Parece exagero, mas este arrazoado justificativo vem a propósito do resultado das eleições legislativas portuguesas de 10/março: após a costumeira divisão partidária e ideológica entre esquerda e direita da qual emergiam sempre dois polos, PS e PSD, resultaram objetivamente três vértices adicionando o Chega aos outros dois. Ou seja, a baixa tensão segmentada e contida de uma reta entre dois pontos passou a triângulo por via da opção decisiva de Luís Montenegro no seu ‘Não é Não’ que, não só não fez crescer a sua área política (AD-PSD+CDS, ficou igual), como caucionou a linha vermelha que a esquerda lhe impusera. Conclusão: o Chega fica de fora, faz de conta que essa gente obtusa não é portuguesa, mora em Olivença, quiçá em Badajoz! Problema: o país veio a saber, após 10/março que nem Badajoz chega, um milhão e duzentos mil precisariam de cidade maior! Diz o sistema aturdido: ‘temos de os aguentar’! Uns chamam-lhes energúmenos, trogloditas e outros mimos eruditos pois a fase fascista já não cola para tanta gente, outros mais maternais (os calos apertam!) pedem tolerância, compreensão e até… carinho! Era destes que André Ventura chamava direita fofinha! Voltando à geometria de retas e triângulos importa começar a estudar trigonometria e, principalmente, deduzir pelos étimos linguísticos que a palavra ‘intriga’ implica sempre no mínimo três pessoas; duas dá dialética sintetizando, diálogo conversando, duelo brigando. Ora, nesta intriga, aí estão os três depois de 10/março: PS, PSD e Chega. E porque se passou da reta entre dois polos nítidos e claros para o triângulo da intriga à beira do pântano? Resposta: pelo ‘Não é Não’ montenegrino. Mais valia ter escalado o Monte Branco alpino para de lá ver melhor esta nossa aldeia portuguesa, com certeza!

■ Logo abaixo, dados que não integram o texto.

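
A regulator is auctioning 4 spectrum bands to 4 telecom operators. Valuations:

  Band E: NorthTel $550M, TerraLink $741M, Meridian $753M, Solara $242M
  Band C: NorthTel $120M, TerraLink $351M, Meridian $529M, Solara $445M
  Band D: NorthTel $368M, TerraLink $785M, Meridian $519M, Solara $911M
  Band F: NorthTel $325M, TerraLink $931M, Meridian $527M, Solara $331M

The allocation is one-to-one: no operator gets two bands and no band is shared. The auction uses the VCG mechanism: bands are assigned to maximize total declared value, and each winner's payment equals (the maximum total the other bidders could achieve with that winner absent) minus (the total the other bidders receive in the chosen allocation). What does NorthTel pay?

NorthTel pays $224M.

Efficient allocation: NorthTel→Band E ($550M), TerraLink→Band F ($931M), Meridian→Band C ($529M), Solara→Band D ($911M); total welfare W = $2921M.
NorthTel receives Band E at value $550M, so the others get W − 550 = $2371M.
Without NorthTel: best allocation of the remaining 3 bidders over all 4 bands is TerraLink→Band F ($931M), Meridian→Band E ($753M), Solara→Band D ($911M), total $2595M.
VCG payment = (others' best without NorthTel) − (others' welfare with NorthTel) = 2595 − 2371 = $224M.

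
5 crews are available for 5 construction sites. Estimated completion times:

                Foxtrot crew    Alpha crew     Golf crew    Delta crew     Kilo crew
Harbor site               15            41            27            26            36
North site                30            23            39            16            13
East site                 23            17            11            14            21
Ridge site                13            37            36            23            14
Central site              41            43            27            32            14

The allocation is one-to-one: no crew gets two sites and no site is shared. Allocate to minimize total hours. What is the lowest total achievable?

Treat this as an assignment problem: match each crew to one site.
Optimal: Foxtrot crew→Harbor site (15 hours), Alpha crew→North site (23 hours), Golf crew→East site (11 hours), Delta crew→Ridge site (23 hours), Kilo crew→Central site (14 hours) — total 15+23+11+23+14 = 86 hours.
Min-entry greedy (repeatedly take the single cheapest remaining cell) gives 106 hours, worse by 20.
Next-best assignment: Foxtrot crew→Ridge site, Alpha crew→North site, Golf crew→East site, Delta crew→Harbor site, Kilo crew→Central site = 87 hours.

Minimum total: 86 hours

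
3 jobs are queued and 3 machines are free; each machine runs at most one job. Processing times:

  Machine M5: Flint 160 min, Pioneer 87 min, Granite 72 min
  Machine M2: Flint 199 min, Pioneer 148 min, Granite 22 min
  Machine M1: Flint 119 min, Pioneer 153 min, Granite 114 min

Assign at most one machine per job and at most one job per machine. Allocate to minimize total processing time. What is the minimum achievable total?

Min total: 228 min

Treat this as an assignment problem: match each job to one machine.
Optimal: Flint→Machine M1 (119 min), Pioneer→Machine M5 (87 min), Granite→Machine M2 (22 min) — total 119+87+22 = 228 min.
Column-greedy (each machine in turn goes to its cheapest remaining job) gives 339 min, worse by 111.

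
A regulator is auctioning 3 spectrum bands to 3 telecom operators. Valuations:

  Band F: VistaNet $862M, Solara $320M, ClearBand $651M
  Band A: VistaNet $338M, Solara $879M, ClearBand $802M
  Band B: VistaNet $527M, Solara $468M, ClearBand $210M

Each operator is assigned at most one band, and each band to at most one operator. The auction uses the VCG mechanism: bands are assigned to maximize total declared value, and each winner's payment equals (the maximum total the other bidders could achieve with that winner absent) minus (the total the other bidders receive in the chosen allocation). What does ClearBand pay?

ClearBand pays $411M.

Efficient allocation: VistaNet→Band F ($862M), Solara→Band B ($468M), ClearBand→Band A ($802M); total welfare W = $2132M.
ClearBand receives Band A at value $802M, so the others get W − 802 = $1330M.
Without ClearBand: best allocation of the remaining 2 bidders over all 3 bands is VistaNet→Band F ($862M), Solara→Band A ($879M), total $1741M.
VCG payment = (others' best without ClearBand) − (others' welfare with ClearBand) = 1741 − 1330 = $411M.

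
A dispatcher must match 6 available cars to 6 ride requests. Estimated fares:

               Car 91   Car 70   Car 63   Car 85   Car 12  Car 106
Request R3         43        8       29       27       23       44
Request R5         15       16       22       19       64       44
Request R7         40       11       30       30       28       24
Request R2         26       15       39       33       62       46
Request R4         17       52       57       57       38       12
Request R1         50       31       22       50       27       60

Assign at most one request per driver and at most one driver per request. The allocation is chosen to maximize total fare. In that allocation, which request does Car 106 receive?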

Chegados à intriga há quem afirme o início desta legislatura marcado pela birra de André Ventura (suicídio já se disse) mas talvez tal ponto de vista advenha de se ver um segmento de reta onde agora há triângulo: quem expulsou o Chega do segmento da direita foi Montenegro, exilando, ostracizando, para fora das direitas que deveriam ser plurais a legítima, atual e necessária agenda política do partido de André Ventura. Aliás, o tal milhão e duzentos mil votos vieram justificar tal agenda! Quem fez o triângulo foi a AD. No dia 26 de Março, o da ‘birra ou suicídio’, o que se passou foi isto: ao CDS conveio obrigar a AD a manter o cerco ao Chega, levando Nuno Melo, ajudado por Rangel, a iniciar a intriga semântica entre acordo ou entendimento; ao Chega depois do irredutível ‘Não’ montenegrino convinha passar do segmento de reta ao triângulo deixando o PSD nos braços do centro esquerda de onde desde Passos nunca saiu. A direita natural e normal nunca governou desde o 25/Abril, nem Cavaco nem Passos o fizeram, se bem que um simples livro – Identidade e Família – tenha lançado outros triângulos a serem geometrizados. Não por acaso nenhuma figura proeminente do PSD esteve presente. Mas isso são novas intrigas, algumas das quais o país verdadeiramente precisa!